Table 2 Frequency of post covid conditions in symptom groups at two weeks, six weeks , and one year after hospitalization
Location: Below the sub heading ‘symptom profile’ in results section.
In the Bayesian network model, all symptom groups and their interactions with the constitutional symptoms were highly significant (p < 0.01) predictors for the risk of rehospitalisation. The relationships between the biomarkers and the symptom groups are summarized in Table 3 and Table 4. Table 3 lists the biomarkers in the network that have a direct effect on the risk of the development of symptom groups in the Bayesian network. Similarly, Table 4 lists the modified effects of the biomarkers on the symptom groups in the network. CRP is the most common effect modifier, modifying the effects of eosinophils, urea, and potassium on neuropsychiatric symptoms and the effects of magnesium and Lactate Dehydrogenase (LDH) on other symptoms.
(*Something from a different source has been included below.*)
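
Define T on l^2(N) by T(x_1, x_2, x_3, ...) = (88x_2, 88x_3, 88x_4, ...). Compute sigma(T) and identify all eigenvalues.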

The two other effect modifiers in the network are the CCI and sex: with CCI modifying the effect of LDH on neuropsychiatric symptoms and the effect of serum albumin and D-Dimer on other symptoms, and sex modifying the effect of serum globulin on constitutional symptoms.
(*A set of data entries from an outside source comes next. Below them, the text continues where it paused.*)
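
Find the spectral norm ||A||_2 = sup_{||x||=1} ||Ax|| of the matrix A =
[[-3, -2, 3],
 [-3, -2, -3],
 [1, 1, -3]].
||A||_2 ≈ 5.6276 (= sqrt(largest eigenvalue of A^T A))

||A||_2 = sigma_max(A) = sqrt(lambda_max(A^T A)). Form the symmetric matrix M = A^T A =
[[19, 13, -3],
 [13, 9, -3],
 [-3, -3, 27]].
Its characteristic polynomial (trace, sum of principal 2x2 minors, determinant of M give the coefficients) is
  p(λ) = det(λ I - M) = λ^3 - 55λ^2 + 740λ - 36.
No integer candidate from the rational root theorem (±divisors of 36) is a root, so the roots are irrational. The cubic discriminant is Δ = 37974608 > 0, so there are three distinct real roots. p(0) = -36 and p(1) = 650 have opposite signs, so a root lies in (0, 1); Newton's method refines it to λ ≈ 0.0488. p(23) = 56 and p(24) = -132 have opposite signs, so a root lies in (23, 24); Newton's method refines it to λ ≈ 23.2814. p(31) = -160 and p(32) = 92 have opposite signs, so a root lies in (31, 32); Newton's method refines it to λ ≈ 31.6697. Check (Vieta): the three roots sum to 55, matching tr M = 55.
So the eigenvalues of A^T A are ≈ 0.0488, 23.2814, 31.6697 (all ≥ 0, as they must be for A^T A). The largest is λ_max ≈ 31.6697, hence ||A||_2 = sqrt(λ_max) ≈ 5.6276.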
Table 3 Estimated effects (mean differences) in the lab measurements depending on the presence/absence of a particular symptom group. Additionally, the mean and the standard deviation of each lab measurement in the study sample is shown.
Table 4 Estimated effects (mean differences) of lab measurements on the presence/absence of a particular symptom group in each category of an effect modifier. The interaction effect measures the difference between the low-risk and high-risk of the effect modifier. Additionally, the mean and the standard deviation of each lab measurement in the study sample are shown.
Figure 4 illustrates the effect of serum globulin and how this effect is modified by sex. Figures 4a and 4b show that neither serum globulin nor sex can predict the outcome independently. Figure 4c shows that serum globulin is higher in females than in men on average. However, stratifying by sex in Figure 4d, we see that serum globulin is significantly different between the 4 groups and that for men, higher globulin levels are associated with constitutional symptoms. This influence of serum globulin is illustrated in Figure 4e, where globulin levels are now discretized into two groups, less than 2 g/dL, and more than 2 g/dL, and the two globulin groups are predictive for men.